From: Randy Poe on 29 Sep 2006 21:00 Poker Joker wrote: > "Randy Poe" <poespam-trap(a)yahoo.com> wrote in message > news:1159548960.704514.113100(a)m7g2000cwm.googlegroups.com... > > > > georgie wrote: > >> Randy Poe wrote: > >> > > >> > Uh, no. We just assume that f is a function that takes naturals > >> > and produces reals. > >> > > >> > For instance, let f(x) = sqrt(x). > >> > > >> > Do I have to assume that f(x) "might have R as its image" in order > >> > to talk about f(x) = sqrt(x)? Can't I just talk about f(x) = sqrt(x) > >> > and examine what properties is has rather than speculating about > >> > what it might have? > >> > >> No, but f(x) = sqrt(x) isn't true in general. We don't take it as > >> being valid for all x. > > > > What do you mean "valid"? That's my definition of f(x). > > > > For any x, what I mean by f(x) is the value of sqrt(x). > > Thats not the same as defining x in terms of the set of all reals. What in the world are you talking about? When I define f:N->R, I am defining a function that takes naturals as input and produces reals as output. How the heck does sqrt(x) fail that test? What do you mean by "defining x in terms of the set of all reals"? f maps naturals to reals. x is a natural. - Randy
From: Poker Joker on 29 Sep 2006 21:03 "MoeBlee" <jazzmobe(a)hotmail.com> wrote in message news:1159577565.810365.174360(a)m7g2000cwm.googlegroups.com... > Poker Joker wrote: >> "MoeBlee" <jazzmobe(a)hotmail.com> wrote in message >> news:1159575840.752320.304250(a)h48g2000cwc.googlegroups.com... >> > Poker Joker wrote: >> >> Whether the proof is by-contradiction or not is immaterial. Either >> >> way the real number from step #2 is defined in terms of itself under >> >> the assumption that the list *MIGHT* contain all the reals. >> > >> > No, it is not. Either you are completely confused about a simple >> > mathematical argument, or you're just belching smoke that you know to >> > be smoke. >> >> Or you can't come up with anything better to say. > > No, I refuted you directly in previous posts. > > The problem here is very basic: You don't understand what a > mathematician means when he argues such as this: "Let x be an arbitrary > even number. [Then he proves some property P about x.] So, since x is > arbitrary, property P holds for all even numbers." There also needs to be assurance that the property P actually holds for all x. Just because some people can't come to grips with the fact that there are special cases to consider, doesn't mean they aren't there. I understand FULLY your thought process. The ONLY difference between your understanding of the proof and mine is that I understand the special case and you don't.

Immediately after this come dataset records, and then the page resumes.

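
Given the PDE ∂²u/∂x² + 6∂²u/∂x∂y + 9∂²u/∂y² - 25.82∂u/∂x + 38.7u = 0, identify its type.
The second-order coefficients are A = 1, B = 6, C = 9. Since B² - 4AC = 0 = 0, this is a parabolic PDE.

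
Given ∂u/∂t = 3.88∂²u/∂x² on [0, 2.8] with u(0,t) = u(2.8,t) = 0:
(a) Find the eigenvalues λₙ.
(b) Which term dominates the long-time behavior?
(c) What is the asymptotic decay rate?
Eigenvalues: λₙ = 3.88n²π²/2.8².
First three modes:
  n=1: λ₁ = 3.88π²/2.8² ≈ 4.884
  n=2: λ₂ = 15.52π²/2.8² ≈ 19.538 (4× faster decay)
  n=3: λ₃ = 34.92π²/2.8² ≈ 43.96 (9× faster decay)
As t → ∞, higher modes decay exponentially faster. The n=1 mode dominates: u ~ c₁ sin(πx/2.8) e^{-λ₁t}.
Decay rate: λ₁ = 3.88π²/2.8² ≈ 4.884.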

From: Randy Poe on 29 Sep 2006 21:04
Poker Joker wrote: > "Dik T. Winter" <Dik.Winter(a)cwi.nl> wrote in message > news:J6CsBJ.Jys(a)cwi.nl... > > In article <070Tg.14143$8_5.3402(a)tornado.rdc-kc.rr.com> "Poker Joker" > > <Poker(a)wi.rr.com> writes: > > > > > > "Randy Poe" <poespam-trap(a)yahoo.com> wrote in message > > > news:1159494111.724651.95600(a)i3g2000cwc.googlegroups.com... > > > > > > > That's incorrect. You don't have to assume none map onto R in order to > > > > prove none map onto R. > > > > > > > > The direct argument starts this way: Let f be any such function, from > > > > naturals to reals. > > > > > > Certainly we should assume that f *MIGHT* have R as its image, right? > > > > You may assume that, but that assumption is not needed. > > Certainly not for ostriches. > > > > > Now, are you saying that somehow that misses some possible functions > > > > from naturals to reals? How so? > > > > > > No, but we haven't proven that the image of f can't be R in step #1, > > > right? > > > So step #2 isn't valid, right? > > > > Remember: > > > 1. Assume there is a list containing all the reals. > > > 2. Show that a real can be defined/constructed from that list. > > > 3. Show why the real from step 2 is not on the list. > > > 4. Conclude that the premise is wrong because of the contradiction. > > > > Why is step 2 invalid? > > Do you always accept steps that have questionable validity? Why does step 2 have "questionable validity"? > > > Under the most general assumption, we can't count out that > > > R is f's image, so defining a real in terms of the image of > > > f *MIGHT* be self-referential, and it certainly is if the image > > > of f is R. > > > > What is the problem here? > > I assume you accept this proof that there are no complete lists > of reals: > > Let r be a real number between 0 and 1. Let r_n denote the nth digit > in r's decimal expansion. Let r_n = 5 if r_n = 4, otherwise let r_n = 4. That doesn't make sense. You are saying that every digit of r both is equal to 4 and is equal to 5. Consider r = 0.00000000... So you're saying the first digit of r is 4 because the first digit of r isn't 4? What the hell are you talking about? > r isn't on any list of reals. Therefore there isn't a complete list of > reals. That bears no resemblance at all to a proof. - Randy |